Segundo o Inquérito às Condições de Vida e Rendimento (ICOR), realizado pelo Instituto Nacional de Estatística (INE), a taxa de risco de pobreza diminuiu 1,2 pontos percentuais face a 2023. O limiar de pobreza corresponde a um rendimento anual líquido por adulto equivalente inferior a 8.679 euros, cerca de 723 euros mensais. No conjunto, estima-se que cerca de 100 mil pessoas tenham conseguido sair da situação de pobreza entre 2023 e 2024.
Esta redução foi transversal a todos os grupos etários, com maior impacto na população idosa, onde se registou uma diminuição de 3,3 pontos percentuais, num grupo com especial vulnerabilidade a condições de desfavorecimento. Ainda assim, 1.660 milhares de pessoas continuam a viver abaixo do limiar de pobreza, ou seja, com rendimentos inferiores ao valor de referência definido, incluindo aproximadamente 300 mil crianças.
Nas famílias com crianças a cargo, a incidência da pobreza registou um ligeiro aumento, passando de 16,4% para 16,6%, com especial expressão nas famílias monoparentais, tipicamente famílias de mulheres com filhos a cargo.
Também a pobreza laboral continua a ser um desafio. Embora o risco de pobreza entre a população empregada tenha diminuído de 9,2% para 8,6%, este fenómeno continua a afetar uma parte significativa das pessoas que trabalham. Entre a população desempregada, o risco de pobreza caiu de 44,3% para 42,6%.
As transferências sociais desempenham um papel decisivo na redução do risco de pobreza em Portugal. Sem os apoios estatais, o risco de pobreza seria na ordem de mais de 40% da população. No que diz respeito às prestações sociais, as pensões de reforma e sobrevivência são as que mais contribuem para que a taxa de risco de pobreza seja de 15,4%, ou seja, contribuem para um decréscimo de cerca de 20 pontos percentuais, enquanto as restantes transferências sociais, como os apoios à família, ao desemprego, à doença e à inclusão social, contribuem com uma redução adicional de 5 pontos percentuais.
Para além da pobreza medida apenas pelo rendimento, o INE avalia também a situação de pobreza ou exclusão social, um indicador mais abrangente que inclui, além do baixo rendimento, situações de privação material e social ou de reduzida intensidade laboral no agregado familiar. Neste enquadramento, em 2025, cerca de 1,995 milhões de pessoas encontravam-se em risco de pobreza ou exclusão social, o que corresponde a 18,6% da população, menos 1,1 pontos percentuais do que no ano anterior. A taxa de privação material e social desceu para 10,2%, embora quase três em cada dez pessoas continuem sem capacidade para suportar uma despesa inesperada.
Alguns destes resultados são complementados por dados do estudo Portugal Desigual – Um retrato das desigualdades de rendimentos e da pobreza no país, promovido pela Fundação Francisco Manuel dos Santos e coordenado pelo Professor Carlos Farinha Rodrigues. O estudo aponta para um aumento da população em situação de sem-abrigo e para um agravamento das dificuldades das famílias mais vulneráveis no acesso a serviços essenciais, como habitação, alimentação e outras necessidades básicas.
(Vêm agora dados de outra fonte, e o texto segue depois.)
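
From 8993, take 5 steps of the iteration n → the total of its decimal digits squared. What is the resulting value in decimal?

8993 → 8² + 9² + 9² + 3² = 64 + 81 + 81 + 9 = 235
235 → 2² + 3² + 5² = 4 + 9 + 25 = 38
38 → 3² + 8² = 9 + 64 = 73
73 → 7² + 3² = 49 + 9 = 58
58 → 5² + 8² = 25 + 64 = 89

89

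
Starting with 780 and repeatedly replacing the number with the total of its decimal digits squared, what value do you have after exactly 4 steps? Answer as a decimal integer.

4

780 → 7² + 8² + 0² = 113
113 → 1² + 1² + 3² = 11
11 → 1² + 1² = 2
2 → 2² = 4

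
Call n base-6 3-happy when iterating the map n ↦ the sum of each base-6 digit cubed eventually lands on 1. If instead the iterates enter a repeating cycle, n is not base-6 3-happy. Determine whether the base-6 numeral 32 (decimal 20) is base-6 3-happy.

20 = (3,2)_6 → 3³ + 2³ = 27 + 8 = 35
35 = (5,5)_6 → 5³ + 5³ = 125 + 125 = 250
250 = (1,0,5,4)_6 → 1³ + 0³ + 5³ + 4³ = 1 + 0 + 125 + 64 = 190
190 = (5,1,4)_6 → 5³ + 1³ + 4³ = 125 + 1 + 64 = 190  — 190 already seen; the sequence cycles without reaching 1.

not base-6 3-happy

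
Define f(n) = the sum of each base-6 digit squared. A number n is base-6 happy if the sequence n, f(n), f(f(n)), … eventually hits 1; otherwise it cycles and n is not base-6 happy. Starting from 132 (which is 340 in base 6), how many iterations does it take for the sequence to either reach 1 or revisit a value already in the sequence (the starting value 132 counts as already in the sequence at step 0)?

9

132 = (3,4,0)_6 → 3² + 4² + 0² = 25
25 = (4,1)_6 → 4² + 1² = 17
17 = (2,5)_6 → 2² + 5² = 29
29 = (4,5)_6 → 4² + 5² = 41
41 = (1,0,5)_6 → 1² + 0² + 5² = 26
26 = (4,2)_6 → 4² + 2² = 20
20 = (3,2)_6 → 3² + 2² = 13
13 = (2,1)_6 → 2² + 1² = 5
5 = (5)_6 → 5² = 25  — 25 repeats.
That took 9 steps.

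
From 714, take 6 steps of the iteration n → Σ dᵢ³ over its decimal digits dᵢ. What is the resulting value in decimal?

513

714 → 7³ + 1³ + 4³ = 343 + 1 + 64 = 408
408 → 4³ + 0³ + 8³ = 64 + 0 + 512 = 576
576 → 5³ + 7³ + 6³ = 125 + 343 + 216 = 684
684 → 6³ + 8³ + 4³ = 216 + 512 + 64 = 792
792 → 7³ + 9³ + 2³ = 343 + 729 + 8 = 1080
1080 → 1³ + 0³ + 8³ + 0³ = 1 + 0 + 512 + 0 = 513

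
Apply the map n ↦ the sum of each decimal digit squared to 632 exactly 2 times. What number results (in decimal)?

632 → 6² + 3² + 2² = 49
49 → 4² + 9² = 97

97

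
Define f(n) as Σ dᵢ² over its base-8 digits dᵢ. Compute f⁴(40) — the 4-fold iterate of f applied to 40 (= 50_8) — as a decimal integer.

25

40 = (5,0)_8 → 5² + 0² = 25 + 0 = 25
25 = (3,1)_8 → 3² + 1² = 9 + 1 = 10
10 = (1,2)_8 → 1² + 2² = 1 + 4 = 5
5 = (5)_8 → 5² = 25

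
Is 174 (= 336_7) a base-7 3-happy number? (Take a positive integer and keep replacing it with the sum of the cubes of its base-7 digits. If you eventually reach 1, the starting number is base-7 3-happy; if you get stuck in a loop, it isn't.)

174 = (3,3,6)_7 → 270
270 = (5,3,4)_7 → 216
216 = (4,2,6)_7 → 288
288 = (5,6,1)_7 → 342
342 = (6,6,6)_7 → 648
648 = (1,6,1,4)_7 → 282
282 = (5,5,2)_7 → 258
258 = (5,1,6)_7 → 342  — 342 already seen; the sequence cycles without reaching 1.

not base-7 3-happy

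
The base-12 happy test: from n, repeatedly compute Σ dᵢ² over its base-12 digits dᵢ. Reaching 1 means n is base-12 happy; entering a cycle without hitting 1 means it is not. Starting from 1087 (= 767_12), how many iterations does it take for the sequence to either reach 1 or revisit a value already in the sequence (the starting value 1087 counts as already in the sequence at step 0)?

1087 = (7,6,7)_12 → 134
134 = (11,2)_12 → 125
125 = (10,5)_12 → 125  — 125 repeats.
That took 3 steps.

3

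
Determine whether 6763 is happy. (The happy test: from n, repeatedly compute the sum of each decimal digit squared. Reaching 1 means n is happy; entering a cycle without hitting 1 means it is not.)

6763 → 6² + 7² + 6² + 3² = 36 + 49 + 36 + 9 = 130
130 → 1² + 3² + 0² = 1 + 9 + 0 = 10
10 → 1² + 0² = 1 + 0 = 1  — reached 1.

happy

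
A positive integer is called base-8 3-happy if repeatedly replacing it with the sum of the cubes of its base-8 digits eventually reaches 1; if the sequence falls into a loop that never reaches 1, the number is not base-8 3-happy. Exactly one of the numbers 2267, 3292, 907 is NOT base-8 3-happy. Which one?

3292

2267: 2267 → 145 → 17 → 9 → 2 → 8 → 1  — reaches 1 (base-8 3-happy)
3292: 3292 → 334 → 342 → 349 → 277 → 197 → 152 → 35 → 91 → 55 → 559 → 469 → 476 → 434 → 440 → 559  — repeats 559 (not base-8 3-happy)
907: 907 → 245 → 368 → 341 → 258 → 72 → 2 → 8 → 1  — reaches 1 (base-8 3-happy)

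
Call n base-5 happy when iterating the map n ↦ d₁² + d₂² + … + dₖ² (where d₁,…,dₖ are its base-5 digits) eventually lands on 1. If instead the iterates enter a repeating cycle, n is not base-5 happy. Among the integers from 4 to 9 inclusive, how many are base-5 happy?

2

4: 4 → 16 → 10 → 4  (repeats 4)
5: 5 → 1  (reaches 1)
6: 6 → 2 → 4 → 16 → 10 → 4  (repeats 4)
7: 7 → 5 → 1  (reaches 1)
8: 8 → 10 → 4 → 16 → 10  (repeats 10)
9: 9 → 17 → 13 → 13  (repeats 13)
base-5 happy: 5, 7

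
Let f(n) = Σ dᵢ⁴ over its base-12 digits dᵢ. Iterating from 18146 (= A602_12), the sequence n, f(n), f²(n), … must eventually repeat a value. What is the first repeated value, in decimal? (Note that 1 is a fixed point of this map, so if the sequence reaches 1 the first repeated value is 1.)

18146 = (10,6,0,2)_12 → 11312
11312 = (6,6,6,8)_12 → 7984
7984 = (4,7,5,4)_12 → 3538
3538 = (2,0,6,10)_12 → 11312  — 11312 already appeared earlier.

11312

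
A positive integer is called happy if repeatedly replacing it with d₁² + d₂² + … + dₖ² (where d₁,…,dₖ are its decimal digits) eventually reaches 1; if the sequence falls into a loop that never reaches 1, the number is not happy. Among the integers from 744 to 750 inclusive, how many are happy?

1

744: 744 → 81 → 65 → 61 → 37 → 58 → 89 → 145 → 42 → 20 → 4 → 16 → 37  (repeats 37)
745: 745 → 90 → 81 → 65 → 61 → 37 → 58 → 89 → 145 → 42 → 20 → 4 → 16 → 37  (repeats 37)
746: 746 → 101 → 2 → 4 → 16 → 37 → 58 → 89 → 145 → 42 → 20 → 4  (repeats 4)
747: 747 → 114 → 18 → 65 → 61 → 37 → 58 → 89 → 145 → 42 → 20 → 4 → 16 → 37  (repeats 37)
748: 748 → 129 → 86 → 100 → 1  (reaches 1)
749: 749 → 146 → 53 → 34 → 25 → 29 → 85 → 89 → 145 → 42 → 20 → 4 → 16 → 37 → 58 → 89  (repeats 89)
750: 750 → 74 → 65 → 61 → 37 → 58 → 89 → 145 → 42 → 20 → 4 → 16 → 37  (repeats 37)
happy: 748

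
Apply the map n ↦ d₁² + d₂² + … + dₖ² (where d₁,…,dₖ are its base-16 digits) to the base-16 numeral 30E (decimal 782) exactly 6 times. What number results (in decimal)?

782 = (3,0,14)_16 → 205
205 = (12,13)_16 → 313
313 = (1,3,9)_16 → 91
91 = (5,11)_16 → 146
146 = (9,2)_16 → 85
85 = (5,5)_16 → 50

50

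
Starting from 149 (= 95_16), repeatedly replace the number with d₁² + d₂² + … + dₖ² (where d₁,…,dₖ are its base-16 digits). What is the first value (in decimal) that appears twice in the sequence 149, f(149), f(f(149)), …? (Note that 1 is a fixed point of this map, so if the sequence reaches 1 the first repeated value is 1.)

149 = (9,5)_16 → 9² + 5² = 81 + 25 = 106
106 = (6,10)_16 → 6² + 10² = 36 + 100 = 136
136 = (8,8)_16 → 8² + 8² = 64 + 64 = 128
128 = (8,0)_16 → 8² + 0² = 64 + 0 = 64
64 = (4,0)_16 → 4² + 0² = 16 + 0 = 16
16 = (1,0)_16 → 1² + 0² = 1 + 0 = 1  — reached the fixed point 1.
1 → 1, so 1 is the first repeated value.

1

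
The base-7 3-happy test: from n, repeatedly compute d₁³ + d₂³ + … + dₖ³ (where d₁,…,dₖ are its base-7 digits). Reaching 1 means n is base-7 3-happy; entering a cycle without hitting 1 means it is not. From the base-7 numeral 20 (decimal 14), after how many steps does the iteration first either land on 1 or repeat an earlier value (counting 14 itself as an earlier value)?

14 = (2,0)_7 → 8
8 = (1,1)_7 → 2
2 = (2)_7 → 8  — 8 repeats.
That took 3 steps.

3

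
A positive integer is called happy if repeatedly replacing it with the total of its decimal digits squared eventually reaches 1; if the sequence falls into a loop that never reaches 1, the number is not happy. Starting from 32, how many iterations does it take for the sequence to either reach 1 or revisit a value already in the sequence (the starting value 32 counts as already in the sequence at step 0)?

32 → 3² + 2² = 9 + 4 = 13
13 → 1² + 3² = 1 + 9 = 10
10 → 1² + 0² = 1 + 0 = 1  — reached 1.
That took 3 steps.

3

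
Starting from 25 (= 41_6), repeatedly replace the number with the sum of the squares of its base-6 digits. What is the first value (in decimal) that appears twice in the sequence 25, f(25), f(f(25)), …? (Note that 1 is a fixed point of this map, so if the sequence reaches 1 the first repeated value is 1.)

25 = (4,1)_6 → 17
17 = (2,5)_6 → 29
29 = (4,5)_6 → 41
41 = (1,0,5)_6 → 26
26 = (4,2)_6 → 20
20 = (3,2)_6 → 13
13 = (2,1)_6 → 5
5 = (5)_6 → 25  — 25 already appeared earlier.

25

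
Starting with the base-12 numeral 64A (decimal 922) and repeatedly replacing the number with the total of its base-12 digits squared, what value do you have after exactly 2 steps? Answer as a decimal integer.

922 = (6,4,10)_12 → 152
152 = (1,0,8)_12 → 65

65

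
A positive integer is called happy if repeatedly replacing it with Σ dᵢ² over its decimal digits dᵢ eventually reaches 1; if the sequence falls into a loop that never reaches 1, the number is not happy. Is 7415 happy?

7415 → 7² + 4² + 1² + 5² = 49 + 16 + 1 + 25 = 91
91 → 9² + 1² = 81 + 1 = 82
82 → 8² + 2² = 64 + 4 = 68
68 → 6² + 8² = 36 + 64 = 100
100 → 1² + 0² + 0² = 1 + 0 + 0 = 1  — reached 1.

happy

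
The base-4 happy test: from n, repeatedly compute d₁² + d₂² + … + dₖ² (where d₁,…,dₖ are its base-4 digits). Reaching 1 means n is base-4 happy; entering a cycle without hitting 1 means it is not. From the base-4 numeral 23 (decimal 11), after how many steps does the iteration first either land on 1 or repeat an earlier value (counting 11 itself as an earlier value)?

11 = (2,3)_4 → 2² + 3² = 13
13 = (3,1)_4 → 3² + 1² = 10
10 = (2,2)_4 → 2² + 2² = 8
8 = (2,0)_4 → 2² + 0² = 4
4 = (1,0)_4 → 1² + 0² = 1  — reached 1.
That took 5 steps.

5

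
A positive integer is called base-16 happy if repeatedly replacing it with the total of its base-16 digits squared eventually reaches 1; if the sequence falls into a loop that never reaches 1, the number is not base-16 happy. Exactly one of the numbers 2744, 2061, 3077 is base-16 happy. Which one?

2744: 2744 → 285 → 171 → 221 → 338 → 30 → 197 → 169 → 181 → 146 → 85 → 50 → 13 → 169  — repeats 169 (not base-16 happy)
2061: 2061 → 233 → 277 → 27 → 122 → 149 → 106 → 136 → 128 → 64 → 16 → 1  — reaches 1 (base-16 happy)
3077: 3077 → 169 → 181 → 146 → 85 → 50 → 13 → 169  — repeats 169 (not base-16 happy)

2061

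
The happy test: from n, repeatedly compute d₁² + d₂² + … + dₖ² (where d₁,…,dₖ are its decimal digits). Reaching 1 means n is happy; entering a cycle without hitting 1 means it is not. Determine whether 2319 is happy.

2319 → 2² + 3² + 1² + 9² = 4 + 9 + 1 + 81 = 95
95 → 9² + 5² = 81 + 25 = 106
106 → 1² + 0² + 6² = 1 + 0 + 36 = 37
37 → 3² + 7² = 9 + 49 = 58
58 → 5² + 8² = 25 + 64 = 89
89 → 8² + 9² = 64 + 81 = 145
145 → 1² + 4² + 5² = 1 + 16 + 25 = 42
42 → 4² + 2² = 16 + 4 = 20
20 → 2² + 0² = 4 + 0 = 4
4 → 4² = 16
16 → 1² + 6² = 1 + 36 = 37  — 37 already seen; the sequence cycles without reaching 1.

not happy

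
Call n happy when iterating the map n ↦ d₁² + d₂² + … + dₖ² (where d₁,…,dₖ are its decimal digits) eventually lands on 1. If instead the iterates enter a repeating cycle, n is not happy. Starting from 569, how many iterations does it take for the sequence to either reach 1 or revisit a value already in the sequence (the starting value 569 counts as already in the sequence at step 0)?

569 → 5² + 6² + 9² = 142
142 → 1² + 4² + 2² = 21
21 → 2² + 1² = 5
5 → 5² = 25
25 → 2² + 5² = 29
29 → 2² + 9² = 85
85 → 8² + 5² = 89
89 → 8² + 9² = 145
145 → 1² + 4² + 5² = 42
42 → 4² + 2² = 20
20 → 2² + 0² = 4
4 → 4² = 16
16 → 1² + 6² = 37
37 → 3² + 7² = 58
58 → 5² + 8² = 89  — 89 repeats.
That took 15 steps.

15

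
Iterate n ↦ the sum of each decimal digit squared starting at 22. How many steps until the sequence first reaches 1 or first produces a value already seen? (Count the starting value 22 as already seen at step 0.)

22 → 2² + 2² = 4 + 4 = 8
8 → 8² = 64
64 → 6² + 4² = 36 + 16 = 52
52 → 5² + 2² = 25 + 4 = 29
29 → 2² + 9² = 4 + 81 = 85
85 → 8² + 5² = 64 + 25 = 89
89 → 8² + 9² = 64 + 81 = 145
145 → 1² + 4² + 5² = 1 + 16 + 25 = 42
42 → 4² + 2² = 16 + 4 = 20
20 → 2² + 0² = 4 + 0 = 4
4 → 4² = 16
16 → 1² + 6² = 1 + 36 = 37
37 → 3² + 7² = 9 + 49 = 58
58 → 5² + 8² = 25 + 64 = 89  — 89 repeats.
That took 14 steps.

14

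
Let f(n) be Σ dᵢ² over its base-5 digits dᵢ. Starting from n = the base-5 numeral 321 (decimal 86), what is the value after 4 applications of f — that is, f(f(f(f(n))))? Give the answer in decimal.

86 = (3,2,1)_5 → 14
14 = (2,4)_5 → 20
20 = (4,0)_5 → 16
16 = (3,1)_5 → 10

10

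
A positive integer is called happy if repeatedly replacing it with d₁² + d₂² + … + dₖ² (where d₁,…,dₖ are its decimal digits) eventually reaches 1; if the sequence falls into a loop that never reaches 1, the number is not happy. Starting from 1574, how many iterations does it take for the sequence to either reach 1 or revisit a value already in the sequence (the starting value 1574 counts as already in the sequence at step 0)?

1574 → 1² + 5² + 7² + 4² = 91
91 → 9² + 1² = 82
82 → 8² + 2² = 68
68 → 6² + 8² = 100
100 → 1² + 0² + 0² = 1  — reached 1.
That took 5 steps.

5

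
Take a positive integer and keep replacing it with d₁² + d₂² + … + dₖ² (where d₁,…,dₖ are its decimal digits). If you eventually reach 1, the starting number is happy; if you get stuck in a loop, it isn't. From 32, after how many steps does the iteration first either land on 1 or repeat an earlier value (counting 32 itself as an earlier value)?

32 → 3² + 2² = 13
13 → 1² + 3² = 10
10 → 1² + 0² = 1  — reached 1.
That took 3 steps.

3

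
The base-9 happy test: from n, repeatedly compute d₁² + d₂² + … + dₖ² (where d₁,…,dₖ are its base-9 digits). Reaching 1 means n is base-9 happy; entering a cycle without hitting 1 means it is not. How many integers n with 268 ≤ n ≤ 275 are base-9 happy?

268: 268 → 62 → 100 → 6 → 36 → 16 → 50 → 50  — not base-9 happy
269: 269 → 77 → 89 → 65 → 53 → 89  — not base-9 happy
270: 270 → 18 → 4 → 16 → 50 → 50  — not base-9 happy
271: 271 → 19 → 5 → 25 → 53 → 89 → 65 → 53  — not base-9 happy
272: 272 → 22 → 20 → 8 → 64 → 50 → 50  — not base-9 happy
273: 273 → 27 → 9 → 1  — base-9 happy
274: 274 → 34 → 58 → 52 → 74 → 68 → 74  — not base-9 happy
275: 275 → 43 → 65 → 53 → 89 → 65  — not base-9 happy
base-9 happy: 273

1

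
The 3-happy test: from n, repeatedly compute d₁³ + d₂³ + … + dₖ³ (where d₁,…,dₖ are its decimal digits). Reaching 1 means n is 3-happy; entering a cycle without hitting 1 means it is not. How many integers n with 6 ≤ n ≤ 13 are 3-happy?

6: 6 → 216 → 225 → 141 → 66 → 432 → 99 → 1458 → 702 → 351 → 153 → 153  — not 3-happy
7: 7 → 343 → 118 → 514 → 190 → 730 → 370 → 370  — not 3-happy
8: 8 → 512 → 134 → 92 → 737 → 713 → 371 → 371  — not 3-happy
9: 9 → 729 → 1080 → 513 → 153 → 153  — not 3-happy
10: 10 → 1  — 3-happy
11: 11 → 2 → 8 → 512 → 134 → 92 → 737 → 713 → 371 → 371  — not 3-happy
12: 12 → 9 → 729 → 1080 → 513 → 153 → 153  — not 3-happy
13: 13 → 28 → 520 → 133 → 55 → 250 → 133  — not 3-happy
3-happy: 10

1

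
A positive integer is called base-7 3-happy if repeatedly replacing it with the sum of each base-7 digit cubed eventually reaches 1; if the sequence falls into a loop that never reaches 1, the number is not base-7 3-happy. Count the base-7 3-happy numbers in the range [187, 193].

1

187: 187 → 277 → 253 → 127 → 73 → 55 → 217 → 91 → 217  — not base-7 3-happy
188: 188 → 368 → 92 → 218 → 92  — not base-7 3-happy
189: 189 → 243 → 405 → 219 → 99 → 9 → 9  — not base-7 3-happy
190: 190 → 244 → 496 → 244  — not base-7 3-happy
191: 191 → 251 → 341 → 557 → 137 → 197 → 65 → 17 → 35 → 125 → 251  — not base-7 3-happy
192: 192 → 270 → 216 → 288 → 342 → 648 → 282 → 258 → 342  — not base-7 3-happy
193: 193 → 307 → 433 → 343 → 1  — base-7 3-happy
base-7 3-happy: 193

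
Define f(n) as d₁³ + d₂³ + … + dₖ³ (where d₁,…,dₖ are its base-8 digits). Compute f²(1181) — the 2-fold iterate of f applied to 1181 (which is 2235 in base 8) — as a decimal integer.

133

1181 = (2,2,3,5)_8 → 2³ + 2³ + 3³ + 5³ = 168
168 = (2,5,0)_8 → 2³ + 5³ + 0³ = 133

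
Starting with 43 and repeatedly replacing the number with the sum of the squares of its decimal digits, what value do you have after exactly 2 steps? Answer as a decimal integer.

29

43 → 4² + 3² = 25
25 → 2² + 5² = 29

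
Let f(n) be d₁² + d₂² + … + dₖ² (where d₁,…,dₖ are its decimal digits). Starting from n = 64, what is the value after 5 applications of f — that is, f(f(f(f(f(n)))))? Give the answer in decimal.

145

64 → 6² + 4² = 52
52 → 5² + 2² = 29
29 → 2² + 9² = 85
85 → 8² + 5² = 89
89 → 8² + 9² = 145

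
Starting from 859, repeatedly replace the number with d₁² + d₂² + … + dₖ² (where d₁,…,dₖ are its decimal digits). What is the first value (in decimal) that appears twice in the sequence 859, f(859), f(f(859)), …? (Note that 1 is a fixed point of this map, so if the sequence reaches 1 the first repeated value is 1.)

859 → 8² + 5² + 9² = 64 + 25 + 81 = 170
170 → 1² + 7² + 0² = 1 + 49 + 0 = 50
50 → 5² + 0² = 25 + 0 = 25
25 → 2² + 5² = 4 + 25 = 29
29 → 2² + 9² = 4 + 81 = 85
85 → 8² + 5² = 64 + 25 = 89
89 → 8² + 9² = 64 + 81 = 145
145 → 1² + 4² + 5² = 1 + 16 + 25 = 42
42 → 4² + 2² = 16 + 4 = 20
20 → 2² + 0² = 4 + 0 = 4
4 → 4² = 16
16 → 1² + 6² = 1 + 36 = 37
37 → 3² + 7² = 9 + 49 = 58
58 → 5² + 8² = 25 + 64 = 89  — 89 already appeared earlier.

89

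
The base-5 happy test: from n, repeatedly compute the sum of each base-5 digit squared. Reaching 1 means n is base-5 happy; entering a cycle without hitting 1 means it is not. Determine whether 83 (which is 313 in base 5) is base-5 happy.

83 = (3,1,3)_5 → 3² + 1² + 3² = 9 + 1 + 9 = 19
19 = (3,4)_5 → 3² + 4² = 9 + 16 = 25
25 = (1,0,0)_5 → 1² + 0² + 0² = 1 + 0 + 0 = 1  — reached 1.

base-5 happy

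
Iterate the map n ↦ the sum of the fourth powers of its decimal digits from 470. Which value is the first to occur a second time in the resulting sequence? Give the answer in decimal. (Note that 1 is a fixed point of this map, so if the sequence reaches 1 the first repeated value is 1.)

470 → 4⁴ + 7⁴ + 0⁴ = 2657
2657 → 2⁴ + 6⁴ + 5⁴ + 7⁴ = 4338
4338 → 4⁴ + 3⁴ + 3⁴ + 8⁴ = 4514
4514 → 4⁴ + 5⁴ + 1⁴ + 4⁴ = 1138
1138 → 1⁴ + 1⁴ + 3⁴ + 8⁴ = 4179
4179 → 4⁴ + 1⁴ + 7⁴ + 9⁴ = 9219
9219 → 9⁴ + 2⁴ + 1⁴ + 9⁴ = 13139
13139 → 1⁴ + 3⁴ + 1⁴ + 3⁴ + 9⁴ = 6725
6725 → 6⁴ + 7⁴ + 2⁴ + 5⁴ = 4338  — 4338 already appeared earlier.

4338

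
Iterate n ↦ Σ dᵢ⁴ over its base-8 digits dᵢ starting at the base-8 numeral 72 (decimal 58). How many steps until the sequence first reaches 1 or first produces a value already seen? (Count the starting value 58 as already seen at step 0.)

5

58 = (7,2)_8 → 7⁴ + 2⁴ = 2401 + 16 = 2417
2417 = (4,5,6,1)_8 → 4⁴ + 5⁴ + 6⁴ + 1⁴ = 256 + 625 + 1296 + 1 = 2178
2178 = (4,2,0,2)_8 → 4⁴ + 2⁴ + 0⁴ + 2⁴ = 256 + 16 + 0 + 16 = 288
288 = (4,4,0)_8 → 4⁴ + 4⁴ + 0⁴ = 256 + 256 + 0 = 512
512 = (1,0,0,0)_8 → 1⁴ + 0⁴ + 0⁴ + 0⁴ = 1 + 0 + 0 + 0 = 1  — reached 1.
That took 5 steps.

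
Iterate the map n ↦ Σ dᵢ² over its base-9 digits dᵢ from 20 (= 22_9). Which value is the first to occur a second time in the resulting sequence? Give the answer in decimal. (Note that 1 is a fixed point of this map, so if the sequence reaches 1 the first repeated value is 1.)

20 = (2,2)_9 → 2² + 2² = 4 + 4 = 8
8 = (8)_9 → 8² = 64
64 = (7,1)_9 → 7² + 1² = 49 + 1 = 50
50 = (5,5)_9 → 5² + 5² = 25 + 25 = 50  — 50 already appeared earlier.

50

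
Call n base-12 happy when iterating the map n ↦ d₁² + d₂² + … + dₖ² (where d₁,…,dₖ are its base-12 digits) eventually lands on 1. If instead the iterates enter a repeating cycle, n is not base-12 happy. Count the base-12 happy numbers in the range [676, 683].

1

676: 676 → 96 → 64 → 41 → 34 → 104 → 128 → 164 → 66 → 61 → 26 → 8 → 64  (repeats 64)
677: 677 → 105 → 145 → 2 → 4 → 16 → 17 → 26 → 8 → 64 → 41 → 34 → 104 → 128 → 164 → 66 → 61 → 26  (repeats 26)
678: 678 → 116 → 145 → 2 → 4 → 16 → 17 → 26 → 8 → 64 → 41 → 34 → 104 → 128 → 164 → 66 → 61 → 26  (repeats 26)
679: 679 → 129 → 181 → 11 → 121 → 101 → 89 → 74 → 40 → 25 → 5 → 25  (repeats 25)
680: 680 → 144 → 1  (reaches 1)
681: 681 → 161 → 27 → 13 → 2 → 4 → 16 → 17 → 26 → 8 → 64 → 41 → 34 → 104 → 128 → 164 → 66 → 61 → 26  (repeats 26)
682: 682 → 180 → 10 → 100 → 80 → 100  (repeats 100)
683: 683 → 201 → 98 → 68 → 89 → 74 → 40 → 25 → 5 → 25  (repeats 25)
base-12 happy: 680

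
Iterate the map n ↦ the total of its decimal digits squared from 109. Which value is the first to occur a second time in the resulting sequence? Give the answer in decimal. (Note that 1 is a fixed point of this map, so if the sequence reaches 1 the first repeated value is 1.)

1

109 → 82
82 → 68
68 → 100
100 → 1  — reached the fixed point 1.
1 → 1, so 1 is the first repeated value.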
Apesar do longo caminho a percorrer os dados do ICOR permitem dar conta da importância dos apoios públicos junto dos mais desfavorecidos, tais como aqueles que o PESSOAS 2030 tem vindo a apoiar no combate à pobreza e à exclusão social, através do apoio a medidas de política pública financiadas pelo Fundo Social Europeu Mais e pelo Estado português.
O Programa apoia intervenções de inclusão ativa, que combinam acompanhamento social, desenvolvimento de competências e promoção da empregabilidade, incluindo medidas de qualificação e requalificação de pessoas adultas em situação de maior vulnerabilidade, como desempregados. Paralelamente, apoia também ações de qualificação e requalificação dirigidas à população adulta em geral, bem como medidas de qualificação e emprego de pessoas com deficiência ou incapacidade, integração de pessoas migrantes e apoio a organizações da sociedade civil que atuam em diversas áreas da intervenção social. Com estes apoios, o PESSOAS 2030 pretende ajudar a criar condições para que as pessoas saiam de situações de dependência, reconstruam percursos de vida e participem ativamente na sociedade.
O PESSOAS 2030 apoia ainda o combate à privação material, por via da distribuição alimentar junto da população mais carenciada, seja através da distribuição direta de cabazes alimentares ou, de forma indireta, através de cartão social eletrónico.
Estas e outras medidas contribuem para reforçar a coesão social, reduzir desigualdades e garantir respostas mais eficazes e próximas das pessoas e dos territórios.